Le peuple, en sa plus haute idée, se trouve difficilement dans le peuple. Que je l'observe ici ou là, ce n'est pas lui, c'est telle classe, telle forme partielle du peuple, altérée et éphémère. Il n'est dans sa vérité, à sa plus haute puissance, que dans l'homme de génie; en lui réside la grande âme... Tout le monde s'étonne de voir les masses inertes vibrer au moindre mot qu'il dit, les bruits de l'Océan se taire devant cette voix, la vague populaire traîner à ses pieds... Pourquoi donc s'en étonner? Cette voix, c'est celle du peuple; muet en lui-même, il parle en cet homme, et Dieu avec lui. C'est là vraiment qu'on peut dire: «Vox populi, vox Dei.»

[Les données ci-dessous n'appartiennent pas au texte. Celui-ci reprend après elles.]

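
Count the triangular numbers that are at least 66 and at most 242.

The n-th triangular number is n(n+1)/2.
Smallest index with value ≥ 66: n = 11 (giving 66).
Largest index with value ≤ 242: n = 21 (giving 231).
Indices 11 through 21: 11 terms.

11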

Est-ce un Dieu, ou est-ce un homme? Faut-il, pour l'instinct du génie, que nous cherchions des noms mystiques, inspiration? révélation?—C'est la tendance du vulgaire; il lui faut se forger des dieux.—«L'instinct? la nature? Fi! disent-ils. Si ce n'était que l'instinct, nous ne serions pas entraînés... C'est l'inspiration d'en haut, c'est le bien-aimé de Dieu, c'est un Dieu, un nouveau messie!»—Plutôt que d'admirer un homme, d'admettre la supériorité de son semblable, on le fera inspiré de Dieu, Dieu s'il le faut; chacun se dit qu'il n'a pas fallu moins qu'un rayon surnaturel pour l'éblouir à ce point... Ainsi, l'on met hors de la nature, hors de l'observation et de la science, celui qui fut la vraie nature, celui que la science, entre tous, devait observer; on exclut de l'humanité celui qui seul était homme... Cet homme par excellence, une imprudente adoration le rejette au ciel, l'isole de la terre des vivants, où il avait sa racine... Eh! laissez-le donc parmi nous, celui qui fait la vie d'ici-bas. Qu'il reste homme, qu'il reste peuple. Ne le séparez pas des enfants, des pauvres et des simples, où il a son cœur, pour l'exiler sur un autel. Qu'il soit enveloppé dans cette foule dont il est l'esprit, qu'il plonge en pleine vie féconde, vive avec nous, souffre avec nous; il puisera dans la participation de nos souffrances et de nos faiblesses la force que Dieu y a cachée, et qui sera son génie même.
CHAPITRE VIII
L'enfantement du génie, type de l'enfantement social.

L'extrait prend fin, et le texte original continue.